At this point, you’ve almost certainly heard of OctoPrint. The web-based control interface for 3D printers is especially popular for those who’s primary computers run on an operating system that has a penchant for occasionally imploding. Even if you aren’t laboring under that common software handicap, OctoPrint offers a wide away of compelling features. Perhaps chief among them the ability to monitor your printer over the network, and if you insist, over the Internet. But while OctoPrint provides the server side for getting your printer on the net, you’re on your own for the client.

Rather than using a web browser like some kind of peon, [David Payne] has come up with a very slick desktop OctoPrint monitor using the WeMos D1 Mini ESP8266 board. With an exceptionally low part count and housed in a (what else) 3D printed enclosure, this is a cheap and easy OctoPrint accessory that we suspect will be decorating many a hacker’s desk before too long.

The electronics are simple to the extreme, just hook the 4 wires of an 128×64 OLED I2C display to the appropriate pins of the ESP8266 board, and you’re ready to upload the Arduino code [David] has come up with.

His code is very polished, from using WiFiManager for initial network setup to providing its own web-based configuration menus to get the device linked up to your OctoPrint instance, [David] clearly wanted this to be as smooth an experience as possible for the end user. When the 3D printer isn’t working on a job, the monitor will even switch over to showing you the time and weather. We’ve seen commercial products that weren’t this user-friendly.

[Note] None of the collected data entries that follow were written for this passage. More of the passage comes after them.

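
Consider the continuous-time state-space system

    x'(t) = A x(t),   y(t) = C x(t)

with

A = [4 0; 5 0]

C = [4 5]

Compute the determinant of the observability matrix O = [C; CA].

-205

CA = [[41, 0]]
Observability matrix O = [C; CA] = [[4, 5], [41, 0]]
det(O) = 4·0 - 5·41 = 0 - 205 = -205
Since det(O) ≠ 0, rank(O) = 2 and the system is completely observable.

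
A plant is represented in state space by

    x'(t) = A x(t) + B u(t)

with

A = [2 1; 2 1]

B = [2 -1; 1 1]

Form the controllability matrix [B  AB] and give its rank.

AB = [[5, -1], [5, -1]]
Controllability matrix C = [B  AB] = [[2, -1, 5, -1], [1, 1, 5, -1]]
Take the 2×2 submatrix of C formed by columns 1, 2: [[2, -1], [1, 1]]. Its determinant is 2·1 - (-1)·1 = 2 - (-1) = 3 ≠ 0.
So rank(C) ≥ 2; since C has 2 rows, rank(C) = 2.
rank(C) = 2 = n, so the pair (A, B) is completely controllable.

2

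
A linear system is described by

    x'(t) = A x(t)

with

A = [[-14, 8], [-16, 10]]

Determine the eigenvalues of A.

det(sI - A) = s^2 - (tr A)s + det A, with tr A = (-14) + 10 = -4 and det A = (-14)·10 - 8·(-16) = -140 - (-128) = -12.
So p(s) = det(sI - A) = s^2 + 4s - 12.
Factor s^2 + 4s - 12: two numbers with sum -4 and product -12 are 2 and -6, so s^2 + 4s - 12 = (s - 2)(s + 6).
Hence p(s) = (s - 2) (s + 6), with roots -6, 2.
At least one eigenvalue has non-negative real part, so the system is not asymptotically stable.

-6, 2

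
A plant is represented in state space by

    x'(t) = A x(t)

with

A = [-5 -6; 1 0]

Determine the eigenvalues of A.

det(sI - A) = s^2 - (tr A)s + det A, with tr A = (-5) + 0 = -5 and det A = (-5)·0 - (-6)·1 = 0 - (-6) = 6.
So p(s) = det(sI - A) = s^2 + 5s + 6.
Factor s^2 + 5s + 6: two numbers with sum -5 and product 6 are -2 and -3, so s^2 + 5s + 6 = (s + 2)(s + 3).
Hence p(s) = (s + 2) (s + 3), with roots -3, -2.
All eigenvalues have negative real part, so the system is asymptotically stable.

-3, -2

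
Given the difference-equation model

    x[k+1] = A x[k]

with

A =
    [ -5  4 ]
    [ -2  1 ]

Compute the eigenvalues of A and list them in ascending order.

-3, -1

det(zI - A) = z^2 - (tr A)z + det A, with tr A = (-5) + 1 = -4 and det A = (-5)·1 - 4·(-2) = -5 - (-8) = 3.
So p(z) = det(zI - A) = z^2 + 4z + 3.
Factor z^2 + 4z + 3: two numbers with sum -4 and product 3 are -1 and -3, so z^2 + 4z + 3 = (z + 1)(z + 3).
Hence p(z) = (z + 1) (z + 3), with roots -3, -1.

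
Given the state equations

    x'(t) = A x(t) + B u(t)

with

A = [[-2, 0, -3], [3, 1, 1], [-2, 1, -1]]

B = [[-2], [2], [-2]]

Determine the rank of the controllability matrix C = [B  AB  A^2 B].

AB = [[10], [-6], [8]]
A^2B = [[-44], [32], [-34]]
Controllability matrix C = [B  AB  A^2B] = [[-2, 10, -44], [2, -6, 32], [-2, 8, -34]]
det(C) = (-2)·((-6)·(-34) - 32·8) - 10·(2·(-34) - 32·(-2)) + (-44)·(2·8 - (-6)·(-2)) = (-2)·(-52) - 10·(-4) + (-44)·4 = -32 ≠ 0, so rank(C) = 3.
rank(C) = 3 = n, so the pair (A, B) is completely controllable.

3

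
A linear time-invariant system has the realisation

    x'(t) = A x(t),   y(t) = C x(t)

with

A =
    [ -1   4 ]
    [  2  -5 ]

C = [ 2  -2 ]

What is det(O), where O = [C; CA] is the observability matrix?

24

CA = [[-6, 18]]
Observability matrix O = [C; CA] = [[2, -2], [-6, 18]]
det(O) = 2·18 - (-2)·(-6) = 36 - 12 = 24
Since det(O) ≠ 0, rank(O) = 2 and the system is completely observable.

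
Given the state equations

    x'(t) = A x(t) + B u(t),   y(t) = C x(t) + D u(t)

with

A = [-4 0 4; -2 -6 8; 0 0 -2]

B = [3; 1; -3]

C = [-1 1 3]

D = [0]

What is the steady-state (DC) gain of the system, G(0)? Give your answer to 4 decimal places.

-5.3333

G(0) = C(-A)^{-1}B + D = -C A^{-1} B + D.
det A = -48, so A^{-1} = (1/-48)·adj(A) = [[-1/4, 0, -1/2], [1/12, -1/6, -1/2], [0, 0, -1/2]]
A^{-1} B = [3/4, 19/12, 3/2]^T
C A^{-1} B = 16/3
G(0) = D - C A^{-1} B = 0 - (16/3) = -16/3 ≈ -5.3333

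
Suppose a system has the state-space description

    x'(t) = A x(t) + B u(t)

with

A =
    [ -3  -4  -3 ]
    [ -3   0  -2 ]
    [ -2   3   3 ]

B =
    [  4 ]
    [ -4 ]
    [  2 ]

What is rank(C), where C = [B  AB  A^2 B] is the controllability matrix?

AB = [[-2], [-16], [-14]]
A^2B = [[112], [34], [-86]]
Controllability matrix C = [B  AB  A^2B] = [[4, -2, 112], [-4, -16, 34], [2, -14, -86]]
det(C) = 4·((-16)·(-86) - 34·(-14)) - (-2)·((-4)·(-86) - 34·2) + 112·((-4)·(-14) - (-16)·2) = 4·1852 - (-2)·276 + 112·88 = 17816 ≠ 0, so rank(C) = 3.
rank(C) = 3 = n, so the pair (A, B) is completely controllable.

3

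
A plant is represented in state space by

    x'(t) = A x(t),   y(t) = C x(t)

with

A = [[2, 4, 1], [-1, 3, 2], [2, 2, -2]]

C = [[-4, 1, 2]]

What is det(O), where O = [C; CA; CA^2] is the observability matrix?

CA = [[-5, -9, -6]]
CA^2 = [[-13, -59, -11]]
Observability matrix O = [C; CA; CA^2] = [[-4, 1, 2], [-5, -9, -6], [-13, -59, -11]]
Expanding along the first row, det(O) = (-4)·((-9)·(-11) - (-6)·(-59)) - 1·((-5)·(-11) - (-6)·(-13)) + 2·((-5)·(-59) - (-9)·(-13)) = (-4)·(-255) - 1·(-23) + 2·178 = 1399
Since det(O) ≠ 0, rank(O) = 3 and the system is completely observable.

1399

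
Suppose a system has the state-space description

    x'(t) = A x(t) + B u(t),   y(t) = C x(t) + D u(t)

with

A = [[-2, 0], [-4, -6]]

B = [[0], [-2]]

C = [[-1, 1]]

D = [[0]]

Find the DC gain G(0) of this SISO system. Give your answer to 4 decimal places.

G(0) = C(-A)^{-1}B + D = -C A^{-1} B + D.
det A = 12, so A^{-1} = (1/12)·adj(A) = [[-1/2, 0], [1/3, -1/6]]
A^{-1} B = [0, 1/3]^T
C A^{-1} B = 1/3
G(0) = D - C A^{-1} B = 0 - (1/3) = -1/3 ≈ -0.3333

-0.3333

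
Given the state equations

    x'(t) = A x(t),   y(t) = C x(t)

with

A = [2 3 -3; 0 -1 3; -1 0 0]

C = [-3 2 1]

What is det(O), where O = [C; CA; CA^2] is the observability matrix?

-2133

CA = [[-7, -11, 15]]
CA^2 = [[-29, -10, -12]]
Observability matrix O = [C; CA; CA^2] = [[-3, 2, 1], [-7, -11, 15], [-29, -10, -12]]
Expanding along the first row, det(O) = (-3)·((-11)·(-12) - 15·(-10)) - 2·((-7)·(-12) - 15·(-29)) + 1·((-7)·(-10) - (-11)·(-29)) = (-3)·282 - 2·519 + 1·(-249) = -2133
Since det(O) ≠ 0, rank(O) = 3 and the system is completely observable.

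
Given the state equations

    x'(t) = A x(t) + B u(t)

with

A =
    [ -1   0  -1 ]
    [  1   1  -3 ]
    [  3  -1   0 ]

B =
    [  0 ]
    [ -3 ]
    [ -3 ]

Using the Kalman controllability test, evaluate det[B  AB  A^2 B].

-27

AB = [[3], [6], [3]]
A^2B = [[-6], [0], [3]]
Controllability matrix C = [B  AB  A^2B] = [[0, 3, -6], [-3, 6, 0], [-3, 3, 3]]
Expanding along the first row, det(C) = 0·(6·3 - 0·3) - 3·((-3)·3 - 0·(-3)) + (-6)·((-3)·3 - 6·(-3)) = 0·18 - 3·(-9) + (-6)·9 = -27
Since det(C) ≠ 0, rank(C) = 3 and the system is completely controllable.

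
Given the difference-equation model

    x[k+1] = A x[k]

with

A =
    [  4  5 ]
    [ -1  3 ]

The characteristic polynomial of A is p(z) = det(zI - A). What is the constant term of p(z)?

17

For a 2×2 matrix, det(zI - A) = z^2 - (tr A)z + det A.
tr A = 7, det A = 17.
So p(z) = z^2 - 7z + 17.
The constant term is 17.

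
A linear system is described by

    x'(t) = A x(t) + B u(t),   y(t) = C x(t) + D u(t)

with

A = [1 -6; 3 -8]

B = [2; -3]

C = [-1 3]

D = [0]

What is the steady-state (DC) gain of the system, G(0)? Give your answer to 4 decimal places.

G(0) = C(-A)^{-1}B + D = -C A^{-1} B + D.
det A = 10, so A^{-1} = (1/10)·adj(A) = [[-4/5, 3/5], [-3/10, 1/10]]
A^{-1} B = [-17/5, -9/10]^T
C A^{-1} B = 7/10
G(0) = D - C A^{-1} B = 0 - (7/10) = -7/10 ≈ -0.7000

-0.7000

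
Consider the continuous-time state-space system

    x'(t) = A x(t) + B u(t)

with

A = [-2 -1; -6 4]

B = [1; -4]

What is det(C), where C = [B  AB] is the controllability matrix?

-14

AB = [[2], [-22]]
Controllability matrix C = [B  AB] = [[1, 2], [-4, -22]]
det(C) = 1·(-22) - 2·(-4) = -22 - (-8) = -14
Since det(C) ≠ 0, rank(C) = 2 and the system is completely controllable.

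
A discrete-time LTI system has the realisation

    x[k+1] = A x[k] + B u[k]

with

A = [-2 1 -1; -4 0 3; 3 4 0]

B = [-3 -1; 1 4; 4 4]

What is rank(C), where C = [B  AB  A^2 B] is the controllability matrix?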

We also love the case design on this little gadget. While the aesthetics are perhaps debatable (sort of reminds us of the little fellows from Darwinia), we appreciate any functional print that doesn’t require supports. You’ll need to provide a couple of little screws to keep the back panel on, but other than that everything snaps into place.

Of course, you could always just use your smartphone to keep an eye on OctoPrint, and even if the remote management capabilities don’t grab your interest, there’s plenty of interesting plugins to keep you occupied.

8 thoughts on “ESP8266 Monitor Keeps an Eye on OctoPrint

    1. It’s possible, but I feel like this is supplementary to an app on your phone which would allow for pausing, stopping, etc. Glance at this status device, not your phone, unless necessary.

      Also, a button inadvertently being pressed and stopping a print would suuuuuuck. Maybe two presses. One for confirmation to stop?

      1. As much as I like using apps for a solution, there’s nothing like an ‘Emergency’ where you fumble your phone, enter your long unlock code or have 2-3 attempts with the fingerprint reader, find the app, wait for it to load, press the (hopefully front and centered) button to make a print stop.

        A triple tap on a button of the device that is warning you of said emergency is so much easier from a user point of view.
        I prefer to work with whatever medium is best suited to the job at hand.